It’s the country where we enjoyed bedsheets with the highest thread count yet in all our travels, but pillows were still mostly hard like bricks.

Sri Lankans love you to love their country. Everyone we met asked, “How do you like my country?”

We always answered, truthfully, “It is very beautiful. You have so much nature and so many interesting cultural sights. We love it!” And they would smile broadly, happy that their country pleased another.

We wanted to add, “No country has been more humid or made us sweat more,” which was also the truth, but I don’t think that would have pleased them as much. To avoid the monsoon, travel to Sri Lanka from November to March, which is considered the dry season. We arrived at the beginning of the “wet.”

Galle Fort and Polonnaruwa

Periodically during our 45-day visit, we were advised to avoid large public gatherings, so during the week-long Hindu New Year’s celebrations we stayed inside the former Dutch walled city of Galle Fort, which is mostly Muslim.

Life inside the old fort walls of Galle was a delight. We had an airy room at the Ocean View Guest House (phone +94 921 2242717, e-mail jewelgem@sltnet.lk) at $16-$19 per night, with a terrace overlooking the ramparts and the sea. Every morning as we had our coffee, we watched the same characters pass by on the rampart wall.

First the kingfisher would post himself on the power line across from our balcony and wait for bugs to walk by. Then the total number of goats in the fort, four, grazed the new shoots of grass that had cropped up overnight. Then one of the two monkeys in the fort would swing through the coconut trees, sometimes landing on the terrace just to see me jump. Later, some of the fort’s human residents would stroll the wall for exercise, the dads tending to their children like emperor penguins would.

Despite the superb location and amenities of the hotels we stayed in, such as the Galle Face, room rates were reasonable in 2008. The cease-fire that lasted from 2002 to 2008 during the decades-long civil war discouraged tourists from visiting Sri Lanka. In January ’08, when the cease-fire officially ended, tourism fell even further.* At the time of our visit, most of the hotels or guest houses we stayed in were empty.

We had lots of accommodations to choose from at bargain prices. For only $41 we stayed at the Polonnaruwa Rest House (phone 027 222 2299, http://ceylonhotels.lk), in the former ancient capital of Polonnaruwa, in the same room in which Queen Elizabeth II rested her crown in 1954. But it was not as much of a bargain as it sounded — the room hadn’t changed much since then. The loo definitely dated from the ’50s.

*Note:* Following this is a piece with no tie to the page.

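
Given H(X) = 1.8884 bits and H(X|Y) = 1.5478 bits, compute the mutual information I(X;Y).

I(X;Y) = H(X) - H(X|Y)
I(X;Y) = 1.8884 - 1.5478 = 0.3406 bits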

Still, we called each other Liz and Philip for two nights.

Looking back

I miss Sri Lanka. I miss her stunning natural beauty and friendly people. I miss the pink sunsets and stupendous nightly thunder-and-lightening shows. I miss the beaches and watching cricket games played on the sand. I miss the charming guest houses.

But the thing I miss most about Sri Lanka is the bird I called Curly. He sang each morning just like Curly from the Three Stooges — “woob-woob-woob-woob-woob!” but without the “nyuk-nyuk-nyuk” at the end. It is a sound that can’t help but make you smile. ITN

*Note: according to the US Department of State, “On May 19, 2009, the Sri Lankan government announced that it had achieved victory over the Liberation Tigers of Tamil Eelan, an armed insurgent group, after 25 years of civil conflict. Despite the conclusion of hostilities, remnants of the insurgency group remain. The government of Sri Lanka’s security posture remains heightened.”